Dlaczego dla męża Natalii i wielu innych mężczyzn "rozdziewiczenie" partnerki jest takie ważne? Co popycha kobiety do takich poświęceń?
- Sytuacja taka może być wynikiem chęci przypodobania się mężczyźnie albo obaw, że wybrany mężczyzna odrzuci daną kobietę z uwagi na jej doświadczenia seksualne. Jeśli kobieta zna mężczyznę, na którym jej zależy, zna jego potrzeby i osobowość - to w indywidualnych przypadkach kobieta może odgrywać rolę niedoświadczonej, aby to właśnie ten konkretny mężczyzna mógł ją "odkryć". Odtworzenie błony dziewiczej i ponowna defloracja może mieć znaczenie symboliczne, ważne dla danej pary - uważa Radosław Jerzy Utnik.
Dziewice w cenie?
Na forach internetowych mężczyźni prześcigają się w opowiadaniu o swoich oczekiwaniach względem kobiet. Facecik pisze: "Najlepszym wyjściem dla faceta byłoby, gdyby kobieta była doświadczona w seksie, tak, aby mógł czerpać z seksu z nią jak najwięcej przyjemności... a zarazem musi być dziewicą, żeby mógł być dumny z tego, że jest tym pierwszym. Facet czuje się wtedy "męski" - jako ten pierwszy, nauczyciel wprowadzający swą wybrankę w świat seksu."

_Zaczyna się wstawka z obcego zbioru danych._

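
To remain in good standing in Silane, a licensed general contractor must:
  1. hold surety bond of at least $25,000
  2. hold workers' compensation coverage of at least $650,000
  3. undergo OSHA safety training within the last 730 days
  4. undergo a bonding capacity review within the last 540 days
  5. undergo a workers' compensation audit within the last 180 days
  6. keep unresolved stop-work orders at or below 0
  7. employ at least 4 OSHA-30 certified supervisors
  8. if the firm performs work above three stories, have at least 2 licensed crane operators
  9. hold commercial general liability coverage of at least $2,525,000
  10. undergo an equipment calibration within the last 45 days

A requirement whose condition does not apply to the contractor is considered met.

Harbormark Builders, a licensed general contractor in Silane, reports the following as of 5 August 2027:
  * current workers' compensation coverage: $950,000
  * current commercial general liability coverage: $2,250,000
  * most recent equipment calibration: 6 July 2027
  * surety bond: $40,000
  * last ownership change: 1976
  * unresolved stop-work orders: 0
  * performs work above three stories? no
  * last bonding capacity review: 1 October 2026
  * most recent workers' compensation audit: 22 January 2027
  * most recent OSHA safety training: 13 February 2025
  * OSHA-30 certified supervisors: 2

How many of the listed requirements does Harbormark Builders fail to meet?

1. surety bond $40,000 ≥ $25,000 → met
2. workers' compensation coverage $950,000 ≥ $650,000 → met
3. OSHA safety training 903 days ago vs limit 730 → not met
4. bonding capacity review 308 days ago vs limit 540 → met
5. workers' compensation audit 195 days ago vs limit 180 → not met
6. unresolved stop-work orders 0 ≤ 0 → met
7. OSHA-30 certified supervisors 2 < 4 → not met
8. condition 'performs work above three stories' does not hold → requirement n/a → met
9. commercial general liability coverage $2,250,000 < $2,525,000 → not met
10. equipment calibration 30 days ago vs limit 45 → met
Not met: 4 of 10

4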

Różnice w postrzeganiu kobiecej i męskiej seksualności najlepiej oddaje post Damiana. Jego wypowiedź na forum poparło wielu mężczyzn: "Kiedy mężczyzna chce się związać z kobietą na całe życie to raczej 80% woli dziewice. Nie wszyscy są tak ortodoksyjni jak ja żeby to był warunek konieczny, ale większość mężczyzn jednak woli dziewice. Otóż nie jestem już prawiczkiem, ale to co innego niż u kobiet, bo wy lubicie doświadczonych partnerów, więc się "poświęciłem" po to, żeby moje kobiety były ze mnie zadowolone w łóżku. Myślę, że to różnica mentalności, po prostu obie płcie wolą co innego..."
Dziewice w cenie?
Komentuje to Radosław Jerzy Utnik: - Mężczyźni często miewają obawy na punkcie swojej męskości i tego, czy i jak mogą zaspokoić seksualnie swoje kobiety. Nie chcą być też porównywani z poprzednikami. Dlatego też najczęściej preferują kobiety o niewielkich doświadczeniach seksualnych, choć raczej rzadko - dziewice - gdyż zupełny brak doświadczeń seksualnych w wieku dojrzałym może świadczyć o kłopotach w relacjach z mężczyznami, a więc również o ryzyku pojawienia się kłopotów w tym związku.
"Poza tym sama błona dziewicza nie zwróci dziewictwa" - kontynuuje Damian. "Facet od razu wyczuje, czy kobieta miała już partnerów czy nie. Tego nie da się ukryć."